Analytic repositories: are databases that store historical and summarized information typically called data warehouses?

Difficulty: Easy

Correct Answer: Correct

Explanation:


Introduction / Context:
Data warehouses consolidate subject-oriented, integrated, time-variant, and nonvolatile data to support decision making. They commonly store historical and summarized (aggregated) information for reporting and analytics. This question checks whether such repositories are indeed called data warehouses.



Given Data / Assumptions:

  • A data warehouse integrates data from multiple sources and preserves history.
  • Summaries (aggregates, materialized views) speed up analytics.
  • Architectures vary (on-premises, cloud, MPP, columnar), but the core purpose remains analytical.


Concept / Approach:
The definition of a data warehouse emphasizes time variance and integration. History enables trend analysis, while summaries accelerate queries over large volumes. Whether implemented as a classic enterprise data warehouse, a modern cloud warehouse, or a data mart, these systems fit the description when they store historical and summarized data for BI and decision support.



Step-by-Step Solution:

Identify the repository's purpose (analytics vs. OLTP).Confirm it retains historical snapshots and aggregates.Map characteristics to data warehouse properties (subject-oriented, integrated, time-variant, nonvolatile).Conclude that the label “data warehouse” applies.
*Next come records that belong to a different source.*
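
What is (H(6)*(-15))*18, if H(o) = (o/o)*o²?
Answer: -9720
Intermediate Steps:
H(o) = o² (H(o) = 1*o² = o²)
(H(6)*(-15))*18 = (6²*(-15))*18 = (36*(-15))*18 = -540*18 = -9720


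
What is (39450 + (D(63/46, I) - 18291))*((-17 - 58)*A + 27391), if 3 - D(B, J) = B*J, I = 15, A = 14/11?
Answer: 291996199257/506 ≈ 5.7707e+8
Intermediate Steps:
A = 14/11 (A = 14*(1/11) = 14/11 ≈ 1.2727)
D(B, J) = 3 - B*J
(39450 + (D(63/46, I) - 18291))*((-17 - 58)*A + 27391) = (39450 + ((3 - 1*63/46*15) - 18291))*((-17 - 58)*(14/11) + 27391) = (39450 + ((3 - 1*63*(1/46)*15) - 18291))*(-75*14/11 + 27391) = (39450 + ((3 - 1*63/46*15) - 18291))*(-1050/11 + 27391) = (39450 + ((3 - 945/46) - 18291))*(300251/11) = (39450 + (-807/46 - 18291))*(300251/11) = (39450 - 842193/46)*(300251/11) = (972507/46)*(300251/11) = 291996199257/506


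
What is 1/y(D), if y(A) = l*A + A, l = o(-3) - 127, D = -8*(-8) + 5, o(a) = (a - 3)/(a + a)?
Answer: -1/8625 ≈ -0.00011594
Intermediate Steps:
o(a) = (-3 + a)/(2*a) (o(a) = (-3 + a)/((2*a)) = (-3 + a)*(1/(2*a)) = (-3 + a)/(2*a))
D = 69 (D = 64 + 5 = 69)
l = -126 (l = (1/2)*(-3 - 3)/(-3) - 127 = (1/2)*(-1/3)*(-6) - 127 = 1 - 127 = -126)
y(A) = -125*A (y(A) = -126*A + A = -125*A)
1/y(D) = 1/(-125*69) = 1/(-8625) = -1/8625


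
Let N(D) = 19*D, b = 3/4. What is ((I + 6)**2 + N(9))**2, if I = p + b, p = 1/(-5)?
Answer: 7320684721/160000 ≈ 45754.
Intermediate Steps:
b = 3/4 (b = 3*(1/4) = 3/4 ≈ 0.75000)
p = -1/5 ≈ -0.20000
I = 11/20 (I = -1/5 + 3/4 = 11/20 ≈ 0.55000)
((I + 6)**2 + N(9))**2 = ((11/20 + 6)**2 + 19*9)**2 = ((131/20)**2 + 171)**2 = (17161/400 + 171)**2 = (85561/400)**2 = 7320684721/160000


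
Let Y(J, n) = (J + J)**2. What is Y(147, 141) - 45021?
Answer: 41415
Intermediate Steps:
Y(J, n) = 4*J**2 (Y(J, n) = (2*J)**2 = 4*J**2)
Y(147, 141) - 45021 = 4*147**2 - 45021 = 4*21609 - 45021 = 86436 - 45021 = 41415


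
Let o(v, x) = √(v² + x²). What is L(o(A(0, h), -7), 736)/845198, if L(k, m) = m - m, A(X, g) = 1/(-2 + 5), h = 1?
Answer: 0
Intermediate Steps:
A(X, g) = ⅓ (A(X, g) = 1/3 = ⅓)
L(k, m) = 0
L(o(A(0, h), -7), 736)/845198 = 0/845198 = 0*(1/845198) = 0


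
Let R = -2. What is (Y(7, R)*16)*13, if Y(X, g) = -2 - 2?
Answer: -832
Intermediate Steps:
Y(X, g) = -4
(Y(7, R)*16)*13 = -4*16*13 = -64*13 = -832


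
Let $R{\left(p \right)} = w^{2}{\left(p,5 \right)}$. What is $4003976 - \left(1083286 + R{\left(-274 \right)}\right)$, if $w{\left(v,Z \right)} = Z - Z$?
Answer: $2920690$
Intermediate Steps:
$w{\left(v,Z \right)} = 0$
$R{\left(p \right)} = 0$ ($R{\left(p \right)} = 0^{2} = 0$)
$4003976 - \left(1083286 + R{\left(-274 \right)}\right) = 4003976 - 1083286 = 2920690$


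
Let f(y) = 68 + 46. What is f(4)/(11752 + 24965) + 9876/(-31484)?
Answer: -29918993/96333169 ≈ -0.31058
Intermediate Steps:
f(y) = 114
f(4)/(11752 + 24965) + 9876/(-31484) = 114/(11752 + 24965) + 9876/(-31484) = 114/36717 + 9876*(-1/31484) = 114*(1/36717) - 2469/7871 = 38/12239 - 2469/7871 = -29918993/96333169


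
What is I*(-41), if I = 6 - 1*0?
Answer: -246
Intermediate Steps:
I = 6 (I = 6 + 0 = 6)
I*(-41) = 6*(-41) = -246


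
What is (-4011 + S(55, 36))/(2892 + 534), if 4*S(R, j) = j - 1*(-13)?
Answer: -15995/13704 ≈ -1.1672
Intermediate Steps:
S(R, j) = 13/4 + j/4 (S(R, j) = (j - 1*(-13))/4 = (j + 13)/4 = (13 + j)/4 = 13/4 + j/4)
(-4011 + S(55, 36))/(2892 + 534) = (-4011 + (13/4 + (1/4)*36))/(2892 + 534) = (-4011 + (13/4 + 9))/3426 = (-4011 + 49/4)*(1/3426) = -15995/4*1/3426 = -15995/13704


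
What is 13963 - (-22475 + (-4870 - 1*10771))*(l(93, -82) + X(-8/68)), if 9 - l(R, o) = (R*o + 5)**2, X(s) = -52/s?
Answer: -2213746392077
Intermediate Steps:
l(R, o) = 9 - (5 + R*o)**2 (l(R, o) = 9 - (R*o + 5)**2 = 9 - (5 + R*o)**2)
13963 - (-22475 + (-4870 - 1*10771))*(l(93, -82) + X(-8/68)) = 13963 - (-22475 + (-4870 - 1*10771))*((9 - (5 + 93*(-82))**2) - 52/((-8/68))) = 13963 - (-22475 + (-4870 - 10771))*((9 - (5 - 7626)**2) - 52/((-8*1/68))) = 13963 - (-22475 - 15641)*((9 - 1*(-7621)**2) - 52/(-2/17)) = 13963 - (-38116)*((9 - 1*58079641) - 52*(-17/2)) = 13963 - (-38116)*((9 - 58079641) + 442) = 13963 - (-38116)*(-58079632 + 442) = 13963 - (-38116)*(-58079190) = 13963 - 1*2213746406040 = 13963 - 2213746406040 = -2213746392077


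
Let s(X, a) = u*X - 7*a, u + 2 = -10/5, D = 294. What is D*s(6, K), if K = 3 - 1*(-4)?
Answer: -21462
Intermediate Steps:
K = 7 (K = 3 + 4 = 7)
u = -4 (u = -2 - 10/5 = -2 - 10*1/5 = -2 - 2 = -4)
s(X, a) = -7*a - 4*X (s(X, a) = -4*X - 7*a = -7*a - 4*X)
D*s(6, K) = 294*(-7*7 - 4*6) = 294*(-49 - 24) = 294*(-73) = -21462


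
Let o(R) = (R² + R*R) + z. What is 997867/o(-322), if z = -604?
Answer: 997867/206764 ≈ 4.8261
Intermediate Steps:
o(R) = -604 + 2*R² (o(R) = (R² + R*R) - 604 = (R² + R²) - 604 = 2*R² - 604 = -604 + 2*R²)
997867/o(-322) = 997867/(-604 + 2*(-322)²) = 997867/(-604 + 2*103684) = 997867/(-604 + 207368) = 997867/206764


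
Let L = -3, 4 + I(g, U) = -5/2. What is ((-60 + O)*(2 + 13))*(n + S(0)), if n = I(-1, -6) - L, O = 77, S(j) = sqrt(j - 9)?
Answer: -1785/2 + 765*I ≈ -892.5 + 765.0*I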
Verification / Alternative check:
Review schema patterns (star/snowflake) and ETL/ELT processes; the presence of conformed dimensions and facts supports the classification.



Why Other Options Are Wrong:

  • Incorrect: Contradicts standard BI terminology.
  • Requiring star schema, excluding real-time, or mandating MPP hardware imposes constraints not essential to the definition.


Common Pitfalls:
Confusing operational data stores with warehouses; assuming summaries are mandatory even when modern engines can compute aggregates on the fly.